RobertOToole wrote:I believe, if my memory is correct, that the collage setting [in Photoshop] doesn't scale the layers.
I believe that's correct. Nonetheless, I'm pretty sure the collage setting will still do fractional pixel shifts if that's what gives the best match for the image contents. That implies subpixel interpolation, still not a good idea for precision comparisons.
ray_parkhurst wrote: Is there an option in Zerene to eliminate sub-pixel alignment, ie align to the nearest pixel?
There is not.
If one got added, it might take the form of an interpolator named "nearest neighbor", since that's the mathematical equivalent when just shifting. But for most applications, nearest neighbor interpolation is generally considered to be the worst possible thing you can do, so I would need a pretty compelling use case to explain its presence. Automatic alignment of lens test images to make animations might qualify.

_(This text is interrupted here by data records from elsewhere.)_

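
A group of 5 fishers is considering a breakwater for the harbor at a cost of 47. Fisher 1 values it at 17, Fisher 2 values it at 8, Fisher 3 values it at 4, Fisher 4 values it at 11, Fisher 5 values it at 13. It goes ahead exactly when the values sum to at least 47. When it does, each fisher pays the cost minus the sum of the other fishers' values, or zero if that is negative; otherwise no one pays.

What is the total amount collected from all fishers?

Total value 53 ≥ cost 47, so it is built.
Fisher 1: others sum to 36; max(0, 47 - 36) = 11.
Fisher 2: others sum to 45; max(0, 47 - 45) = 2.
Fisher 3: others sum to 49; max(0, 47 - 49) = 0.
Fisher 4: others sum to 42; max(0, 47 - 42) = 5.
Fisher 5: others sum to 40; max(0, 47 - 40) = 7.
Total collected = 11 + 2 + 0 + 5 + 7 = 25.

25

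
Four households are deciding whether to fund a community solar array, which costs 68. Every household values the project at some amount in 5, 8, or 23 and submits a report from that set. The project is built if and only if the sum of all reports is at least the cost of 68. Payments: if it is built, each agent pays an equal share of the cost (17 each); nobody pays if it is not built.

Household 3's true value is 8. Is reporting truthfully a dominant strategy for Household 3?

Yes

Check each profile of the others' reports and compare truth against every alternative report.
Others report (23, 23, 23): truth gives -9, best alternative gives -9.
Others report (5, 5, 5): truth gives 0, best alternative gives 0.
Others report (5, 5, 8): truth gives 0, best alternative gives 0.
Others report (5, 5, 23): truth gives 0, best alternative gives 0.
Others report (5, 8, 5): truth gives 0, best alternative gives 0.
Others report (5, 8, 8): truth gives 0, best alternative gives 0.
(Remaining 21 profiles checked similarly; truth is weakly best in each.)
In every case the truthful report is at least as good as any alternative, so it is a dominant strategy.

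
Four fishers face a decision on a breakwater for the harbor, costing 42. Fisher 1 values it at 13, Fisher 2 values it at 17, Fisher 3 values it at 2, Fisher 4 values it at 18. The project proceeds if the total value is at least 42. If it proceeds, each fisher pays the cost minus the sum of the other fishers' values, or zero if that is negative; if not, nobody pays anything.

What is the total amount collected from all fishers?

Total value 50 ≥ cost 42, so it is built.
Fisher 1: others sum to 37; max(0, 42 - 37) = 5.
Fisher 2: others sum to 33; max(0, 42 - 33) = 9.
Fisher 3: others sum to 48; max(0, 42 - 48) = 0.
Fisher 4: others sum to 32; max(0, 42 - 32) = 10.
Total collected = 5 + 9 + 0 + 10 = 24.

24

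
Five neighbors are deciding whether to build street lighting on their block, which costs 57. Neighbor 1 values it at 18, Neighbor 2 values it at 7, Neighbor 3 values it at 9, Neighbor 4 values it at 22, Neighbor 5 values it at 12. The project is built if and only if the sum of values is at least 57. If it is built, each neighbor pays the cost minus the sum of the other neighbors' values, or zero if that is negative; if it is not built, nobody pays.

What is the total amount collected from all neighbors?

19

Total value 68 ≥ cost 57, so it is built.
Neighbor 1: others sum to 50; max(0, 57 - 50) = 7.
Neighbor 2: others sum to 61; max(0, 57 - 61) = 0.
Neighbor 3: others sum to 59; max(0, 57 - 59) = 0.
Neighbor 4: others sum to 46; max(0, 57 - 46) = 11.
Neighbor 5: others sum to 56; max(0, 57 - 56) = 1.
Total collected = 7 + 0 + 0 + 11 + 1 = 19.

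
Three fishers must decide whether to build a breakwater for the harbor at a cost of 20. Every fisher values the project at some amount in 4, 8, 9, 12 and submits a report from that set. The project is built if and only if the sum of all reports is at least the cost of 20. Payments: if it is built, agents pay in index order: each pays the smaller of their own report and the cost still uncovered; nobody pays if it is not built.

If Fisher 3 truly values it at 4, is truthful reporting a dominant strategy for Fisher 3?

Check each profile of the others' reports and compare truth against every alternative report.
Others report (4, 8): truth gives 0, best alternative gives -4.
Others report (8, 4): truth gives 0, best alternative gives -4.
Others report (4, 9): truth gives 0, best alternative gives -3.
Others report (9, 4): truth gives 0, best alternative gives -3.
Others report (8, 12): truth gives 4, best alternative gives 4.
Others report (9, 12): truth gives 4, best alternative gives 4.
(Remaining 10 profiles checked similarly; truth is weakly best in each.)
In every case the truthful report is at least as good as any alternative, so it is a dominant strategy.

Yes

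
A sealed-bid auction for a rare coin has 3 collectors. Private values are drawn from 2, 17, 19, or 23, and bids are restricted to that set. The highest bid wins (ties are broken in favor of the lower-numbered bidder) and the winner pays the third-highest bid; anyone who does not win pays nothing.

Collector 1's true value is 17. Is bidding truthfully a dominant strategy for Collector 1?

Consider the case where Collector 2 bids 2 and Collector 3 bids 19.
Truthful bid 17: loses, pays 0, utility 0.
Bid 19 instead: wins, pays 2, utility 17 - 2 = 15.
Since 15 > 0, bidding 19 is strictly better here, so truthful bidding is not dominant.

No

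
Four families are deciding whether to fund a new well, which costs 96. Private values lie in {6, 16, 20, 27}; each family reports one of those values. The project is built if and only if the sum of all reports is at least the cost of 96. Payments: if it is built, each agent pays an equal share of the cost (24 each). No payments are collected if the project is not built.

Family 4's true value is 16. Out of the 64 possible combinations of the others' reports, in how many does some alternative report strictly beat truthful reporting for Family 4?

1

Others report (27, 27, 27): truth gives -8; report 6 gives 0 > -8. Violating.
Others report (6, 6, 6): truth gives 0; no alternative beats it.
Others report (6, 6, 16): truth gives 0; no alternative beats it.
(Checking all 64 profiles: 1 has a profitable deviation, 63 do not.)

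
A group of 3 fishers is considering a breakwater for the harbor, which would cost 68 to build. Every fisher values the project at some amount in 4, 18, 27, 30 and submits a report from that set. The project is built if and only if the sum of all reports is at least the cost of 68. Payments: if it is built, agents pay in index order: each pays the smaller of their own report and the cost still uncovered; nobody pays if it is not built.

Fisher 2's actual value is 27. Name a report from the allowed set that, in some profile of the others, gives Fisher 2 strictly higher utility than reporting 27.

Suppose Fisher 1 reports 27 and Fisher 3 reports 27.
Report 27: project built, pays 27, utility 27 - 27 = 0.
Report 18: project built, pays 18, utility 27 - 18 = 9.
So reporting 18 beats truth here (9 > 0).

18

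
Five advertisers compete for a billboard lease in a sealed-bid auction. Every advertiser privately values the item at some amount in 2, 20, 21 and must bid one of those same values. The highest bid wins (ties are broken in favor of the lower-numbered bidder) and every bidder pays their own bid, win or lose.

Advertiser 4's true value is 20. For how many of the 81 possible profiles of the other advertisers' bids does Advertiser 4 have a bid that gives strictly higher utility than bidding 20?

Others bid (2, 2, 2, 21): truth gives -20; bid 21 gives -1 > -20. Violating.
Others bid (2, 2, 20, 2): truth gives -20; bid 21 gives -1 > -20. Violating.
Others bid (2, 2, 20, 20): truth gives -20; bid 21 gives -1 > -20. Violating.
Others bid (2, 2, 20, 21): truth gives -20; bid 21 gives -1 > -20. Violating.
Others bid (2, 2, 2, 2): truth gives 0; no alternative beats it.
Others bid (2, 2, 2, 20): truth gives 0; no alternative beats it.
(Checking all 81 profiles: 79 have a profitable deviation, 2 do not.)

79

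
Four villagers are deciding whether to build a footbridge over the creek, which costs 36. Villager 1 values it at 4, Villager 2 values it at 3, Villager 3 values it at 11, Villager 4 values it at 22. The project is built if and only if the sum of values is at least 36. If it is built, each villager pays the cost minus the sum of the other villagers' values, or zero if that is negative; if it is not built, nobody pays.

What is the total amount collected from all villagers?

Total value 40 ≥ cost 36, so it is built.
Villager 1: others sum to 36; max(0, 36 - 36) = 0.
Villager 2: others sum to 37; max(0, 36 - 37) = 0.
Villager 3: others sum to 29; max(0, 36 - 29) = 7.
Villager 4: others sum to 18; max(0, 36 - 18) = 18.
Total collected = 0 + 0 + 7 + 18 = 25.

25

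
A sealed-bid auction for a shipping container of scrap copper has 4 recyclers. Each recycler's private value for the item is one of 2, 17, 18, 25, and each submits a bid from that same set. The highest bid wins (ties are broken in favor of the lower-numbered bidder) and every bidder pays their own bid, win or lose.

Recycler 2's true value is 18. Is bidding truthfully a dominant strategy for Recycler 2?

No

Consider the case where Recycler 1 bids 2, Recycler 3 bids 2 and Recycler 4 bids 2.
Truthful bid 18: wins, pays 18, utility 18 - 18 = 0.
Bid 17 instead: wins, pays 17, utility 18 - 17 = 1.
Since 1 > 0, bidding 17 is strictly better here, so truthful bidding is not dominant.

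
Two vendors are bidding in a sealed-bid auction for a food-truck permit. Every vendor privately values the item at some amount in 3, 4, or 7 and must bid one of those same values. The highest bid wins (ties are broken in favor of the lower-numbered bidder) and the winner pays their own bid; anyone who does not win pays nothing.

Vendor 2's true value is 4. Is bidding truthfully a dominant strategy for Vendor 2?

Check each profile of the others' bids and compare truth against every alternative bid.
Others bid (3): truth gives 0, best alternative gives 0.
Others bid (4): truth gives 0, best alternative gives 0.
Others bid (7): truth gives 0, best alternative gives 0.
In every case the truthful bid is at least as good as any alternative, so it is a dominant strategy.

Yes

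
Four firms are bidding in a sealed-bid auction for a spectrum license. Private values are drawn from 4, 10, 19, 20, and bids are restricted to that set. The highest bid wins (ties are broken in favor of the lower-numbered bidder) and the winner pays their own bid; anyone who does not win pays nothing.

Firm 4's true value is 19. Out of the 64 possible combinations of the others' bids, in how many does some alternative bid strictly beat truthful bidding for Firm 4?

1

Others bid (4, 4, 4): truth gives 0; bid 10 gives 9 > 0. Violating.
Others bid (4, 4, 10): truth gives 0; no alternative beats it.
Others bid (4, 4, 19): truth gives 0; no alternative beats it.
(Checking all 64 profiles: 1 has a profitable deviation, 63 do not.)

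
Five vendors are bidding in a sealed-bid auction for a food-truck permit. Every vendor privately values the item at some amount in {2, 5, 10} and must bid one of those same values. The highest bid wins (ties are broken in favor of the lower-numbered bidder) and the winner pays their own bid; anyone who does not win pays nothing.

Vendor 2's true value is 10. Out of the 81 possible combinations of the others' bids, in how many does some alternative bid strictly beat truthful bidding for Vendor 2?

8

Others bid (2, 2, 2, 2): truth gives 0; bid 5 gives 5 > 0. Violating.
Others bid (2, 2, 2, 5): truth gives 0; bid 5 gives 5 > 0. Violating.
Others bid (2, 2, 5, 2): truth gives 0; bid 5 gives 5 > 0. Violating.
Others bid (2, 2, 5, 5): truth gives 0; bid 5 gives 5 > 0. Violating.
Others bid (2, 2, 2, 10): truth gives 0; no alternative beats it.
Others bid (2, 2, 5, 10): truth gives 0; no alternative beats it.
(Checking all 81 profiles: 8 have a profitable deviation, 73 do not.)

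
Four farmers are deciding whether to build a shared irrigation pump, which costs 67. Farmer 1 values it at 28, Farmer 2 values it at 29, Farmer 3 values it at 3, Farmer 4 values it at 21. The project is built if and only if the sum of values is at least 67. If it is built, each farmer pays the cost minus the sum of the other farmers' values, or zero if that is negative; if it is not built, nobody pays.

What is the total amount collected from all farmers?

36

Total value 81 ≥ cost 67, so it is built.
Farmer 1: others sum to 53; max(0, 67 - 53) = 14.
Farmer 2: others sum to 52; max(0, 67 - 52) = 15.
Farmer 3: others sum to 78; max(0, 67 - 78) = 0.
Farmer 4: others sum to 60; max(0, 67 - 60) = 7.
Total collected = 14 + 15 + 0 + 7 = 36.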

Or maybe just go a different route and include a single checkbox that would disable rotation, disable scale, and force nearest-pixel shifts. That would be less general but also easier to explain & use.
Anyway, for focus stacking, if you need alignment at all then asking for nearest-pixel alignment basically says that you prefer to have most of the pixels completely unmodified, at the cost of up to almost one full pixel misalignment at the transitions between focus planes. That might be a sellable argument also, certainly for lens testing and possibly for natural subjects with random texture -- no long linear features where jogs would grab attention.
But no, there's no such feature now.